Я достал спичечный коробок, в котором хранил деньги. На коленях мы подползли к углу, уперлись головами в стену.

— Тридцать копеек, — с важным видом я вернул коробок на прежнее место.

— А у меня дома целых пятьдесят копеек есть, мне мама подарила.

— Зато меня папа в субботу поведет в парк и купит мороженое!

— Мне папа тоже купит мороженое!

— Ничего он тебе не купит, потому что он — алкоголик!

Аллочка толкнула меня кулачками в грудь. В ответ я обхватил рукой ее шею и зажал в "ключ". Она стала вырываться, а я попытался повалить ее на пол. Чьи-то руки схватили меня сзади.

— Перестаньте! — приказал папа.

Пару раз я попытался ударить ее ногой.

— А чего она дразнится!

— Он первый начал, — пожаловалась Аллочка, села на кровать и заплакала. По-взрослому — опустив голову и закрыв лицо ладонями. Тихо, только плечи подрагивали. Я вдруг подумал, что, наверное, так плачет ее мама.

— Игорь, разве можно бить девочку? — пожурила мама.

— НВсе, не плачь, — бабушка села возле Аллочки и, прижав ее голову к себе, стала гладить.

Разве можно так кого-то гладить, кроме меня?

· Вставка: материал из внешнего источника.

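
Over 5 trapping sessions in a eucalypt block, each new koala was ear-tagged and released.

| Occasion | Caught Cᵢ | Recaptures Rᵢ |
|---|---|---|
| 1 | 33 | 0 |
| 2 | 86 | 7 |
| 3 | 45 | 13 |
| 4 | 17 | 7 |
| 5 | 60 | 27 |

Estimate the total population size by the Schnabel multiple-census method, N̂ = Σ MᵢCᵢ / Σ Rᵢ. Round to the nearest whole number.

Marked at large before each occasion: Mᵢ = Σⱼ<ᵢ (Cⱼ − Rⱼ) → M1=0, M2=33, M3=112, M4=144, M5=154
Σ MᵢCᵢ = 0·33 + 33·86 + 112·45 + 144·17 + 154·60 = 0 + 2838 + 5040 + 2448 + 9240 = 19566
Σ Rᵢ = 0 + 7 + 13 + 7 + 27 = 54
N̂ = 19566 / 54 ≈ 362.3 → 362

N ≈ 362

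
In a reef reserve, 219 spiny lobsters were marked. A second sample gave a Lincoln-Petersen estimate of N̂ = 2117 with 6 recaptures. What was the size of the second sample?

C = 58

From N = M·C/R: C = N·R / M = 2117·6 / 219 = 12702 / 219 = 58.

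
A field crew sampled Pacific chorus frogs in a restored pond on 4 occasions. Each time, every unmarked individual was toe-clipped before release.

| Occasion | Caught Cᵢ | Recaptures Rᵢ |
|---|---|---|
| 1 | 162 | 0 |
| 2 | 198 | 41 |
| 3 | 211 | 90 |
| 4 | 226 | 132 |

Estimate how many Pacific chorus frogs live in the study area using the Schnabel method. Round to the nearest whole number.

N ≈ 756

Marked at large before each occasion: Mᵢ = Σⱼ<ᵢ (Cⱼ − Rⱼ) → M1=0, M2=162, M3=319, M4=440
Σ MᵢCᵢ = 0·162 + 162·198 + 319·211 + 440·226 = 0 + 32076 + 67309 + 99440 = 198825
Σ Rᵢ = 0 + 41 + 90 + 132 = 263
N̂ = 198825 / 263 ≈ 756.0 → 756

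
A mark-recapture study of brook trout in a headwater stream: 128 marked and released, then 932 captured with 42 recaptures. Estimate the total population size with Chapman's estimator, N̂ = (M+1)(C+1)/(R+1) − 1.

N = 2798

N̂ = (128+1)(932+1)/(42+1) − 1 = 129·933/43 − 1
= 120357/43 − 1 = 2799 − 1 = 2798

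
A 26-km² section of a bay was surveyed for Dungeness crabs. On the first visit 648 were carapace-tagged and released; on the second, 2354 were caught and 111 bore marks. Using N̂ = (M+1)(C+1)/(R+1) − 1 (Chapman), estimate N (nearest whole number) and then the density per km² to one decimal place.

density ≈ 524.8 Dungeness crabs per km²

N̂ = 649·2355/112 − 1 = 1528395/112 − 1 ≈ 13645.4 → 13645
Density = N̂ / area = 13645 / 26 ≈ 524.81 → 524.8 per km²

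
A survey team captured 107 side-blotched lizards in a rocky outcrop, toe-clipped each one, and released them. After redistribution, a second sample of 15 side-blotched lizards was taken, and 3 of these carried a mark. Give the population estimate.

N = (107 × 15) / 3 = 1605 / 3 = 535

N = 535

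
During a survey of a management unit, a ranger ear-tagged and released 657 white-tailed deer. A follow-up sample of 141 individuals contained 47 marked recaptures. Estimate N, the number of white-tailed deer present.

If marked individuals mix randomly, R/C ≈ M/N, giving N ≈ M·C/R.
N = (657 × 141) / 47 = 92637 / 47 = 1971

N = 1971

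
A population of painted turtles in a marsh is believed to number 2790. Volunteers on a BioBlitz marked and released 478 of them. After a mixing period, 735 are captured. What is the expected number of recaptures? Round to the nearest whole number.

The marked fraction of the population is 478/2790, so in a sample of 735 expect C·(M/N) marked.
E[R] = 478 × 735 / 2790 = 351330 / 2790 ≈ 125.9 → 126

expected recaptures ≈ 126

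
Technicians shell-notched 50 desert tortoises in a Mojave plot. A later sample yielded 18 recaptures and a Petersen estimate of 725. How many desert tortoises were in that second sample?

C = 261

From N = M·C/R: C = N·R / M = 725·18 / 50 = 13050 / 50 = 261.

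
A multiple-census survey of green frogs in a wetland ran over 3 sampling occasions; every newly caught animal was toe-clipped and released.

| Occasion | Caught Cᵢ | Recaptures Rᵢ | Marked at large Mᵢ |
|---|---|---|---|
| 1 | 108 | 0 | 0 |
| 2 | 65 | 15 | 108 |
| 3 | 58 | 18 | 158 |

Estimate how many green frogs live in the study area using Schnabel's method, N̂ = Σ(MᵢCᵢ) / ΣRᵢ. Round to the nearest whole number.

Σ MᵢCᵢ = 0·108 + 108·65 + 158·58 = 0 + 7020 + 9164 = 16184
Σ Rᵢ = 0 + 15 + 18 = 33
N̂ = 16184 / 33 ≈ 490.4 → 490

N ≈ 490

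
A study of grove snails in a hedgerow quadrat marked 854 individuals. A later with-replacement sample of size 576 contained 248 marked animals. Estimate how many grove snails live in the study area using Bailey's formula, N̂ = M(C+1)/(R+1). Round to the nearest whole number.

N̂ = 854·(576+1)/(248+1) = 854·577/249 = 492758/249 ≈ 1978.9 → 1979

N ≈ 1979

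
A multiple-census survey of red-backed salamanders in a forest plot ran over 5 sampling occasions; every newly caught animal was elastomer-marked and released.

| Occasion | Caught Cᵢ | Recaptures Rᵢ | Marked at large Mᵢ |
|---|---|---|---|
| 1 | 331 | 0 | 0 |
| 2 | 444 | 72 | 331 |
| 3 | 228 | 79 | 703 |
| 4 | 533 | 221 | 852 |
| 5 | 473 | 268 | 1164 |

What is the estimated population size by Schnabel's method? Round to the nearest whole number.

Σ MᵢCᵢ = 0·331 + 331·444 + 703·228 + 852·533 + 1164·473 = 0 + 146964 + 160284 + 454116 + 550572 = 1311936
Σ Rᵢ = 0 + 72 + 79 + 221 + 268 = 640
N̂ = 1311936 / 640 ≈ 2049.9 → 2050

N ≈ 2050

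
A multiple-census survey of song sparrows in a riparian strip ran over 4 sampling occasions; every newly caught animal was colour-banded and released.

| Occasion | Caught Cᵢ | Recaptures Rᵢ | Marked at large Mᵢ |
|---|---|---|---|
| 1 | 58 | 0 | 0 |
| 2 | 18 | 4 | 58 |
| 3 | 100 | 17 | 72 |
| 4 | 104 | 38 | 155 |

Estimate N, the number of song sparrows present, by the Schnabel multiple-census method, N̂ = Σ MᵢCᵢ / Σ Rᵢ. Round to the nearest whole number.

Σ MᵢCᵢ = 0·58 + 58·18 + 72·100 + 155·104 = 0 + 1044 + 7200 + 16120 = 24364
Σ Rᵢ = 0 + 4 + 17 + 38 = 59
N̂ = 24364 / 59 ≈ 412.9 → 413

N ≈ 413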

Значит, меня уже никто не любит?! Предатели! На моих глазах заблестели слезы.

— Эх ты, а еще танкистом хочешь быть. Ты — нюня, — сказал папа.

Такого оскорбления не прощу ему никогда! И слезы в два ручья брызнули из глаз.

— Он сильно перенервничал за день, — сказала бабушка, продолжая прижимать к себе уже притихшую Аллочку. — Пора их укладывать.

— Все, убирай игрушки, — велел папа.

Шмыгая носом, я принялся складывать игрушки. Заяц на прощанье ударил в тарелки — "дзинь". Аллочка, слабо улыбнувшись и хитро стрельнув глазками, присела на корточки рядом и стала мне помогать.

— Помиритесь, — сказала мама, соединяя наши руки.

Наши мизинцы крепко соединились, словно два крючка. Бабушка расстелила постель.

— Может, пусть они спят отдельно? — неожиданно предложила мама.

— Ты что, боишься стать молодой бабушкой? — усмехнулся папа.

— Ну и шутки у тебя.

— Пусть ложатся "валетом", — бабушка принесла еще одну подушку.

И мы легли: я — у стенки, Аллочка — лицом к телевизору (везет же).